The so-called “Cadillac” health insurance plans in fact can have
premiums around $8,500 for an individual plan and $23,000 for a family
plan.

According to Mercer, one of the largest employer consulting firms in
the country, this tax would hit one in five health insurance plans by
2016.  The Communication Workers of America have estimated that this
would cost families with a Federal Employee Health Benefits Blue
Cross/Blue Shield standard plan with dental and vision benefits an
average of $2,000 per year over the 10 year course of this bill, and
individuals with the same plan can average $1,600 a year over the same
period.  As health care costs continue to rise, the tax will hit more
and more health care plans.  By 2019, it will burden one in three. 

Sanders continued, “The House bill includes a surtax on the
wealthiest people in this country to pay for health care reform.  It
would raise $460 billion over 10 years, with a surcharge on the top
three tenths of 1 percent of taxpayers.  An overwhelming majority of
Americans support it: according to a recent poll by USA Today, 59
percent support the House tax on the wealthy.” 

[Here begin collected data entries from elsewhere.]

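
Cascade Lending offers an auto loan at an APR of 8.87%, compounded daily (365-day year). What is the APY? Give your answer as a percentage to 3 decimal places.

EAR = (1 + 0.0887/365)^365 − 1.
= (1 + 0.000243)^365 − 1 = 1.092741 − 1 = 9.274%.

9.274%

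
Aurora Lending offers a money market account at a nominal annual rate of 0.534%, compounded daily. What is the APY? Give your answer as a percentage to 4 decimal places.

0.5354%

EAR = (1 + 0.00534/365)^365 − 1.
= 1.005354 − 1 = 0.5354%.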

Sanders was joined at the Capitol Hill news conference by
Congressman Joe Courtney (D-Ct.); Larry Cohen, president of the
Communication Workers of America; Arlene Holt Baker, executive vice
president of the AFL-CIO; Lily Eskelsen, vice president of the National
Education Association; James Huber, a Baltimore steel mill health
insurance counselor and member of USW Local 9477; Valerie
Castle-Stanley, AT&T call center worker and CWA member from
southwestern Virginia; and Gary Willett, a Giant Food warehouse worker
and member of Teamster Local 730 in Washington, D.C.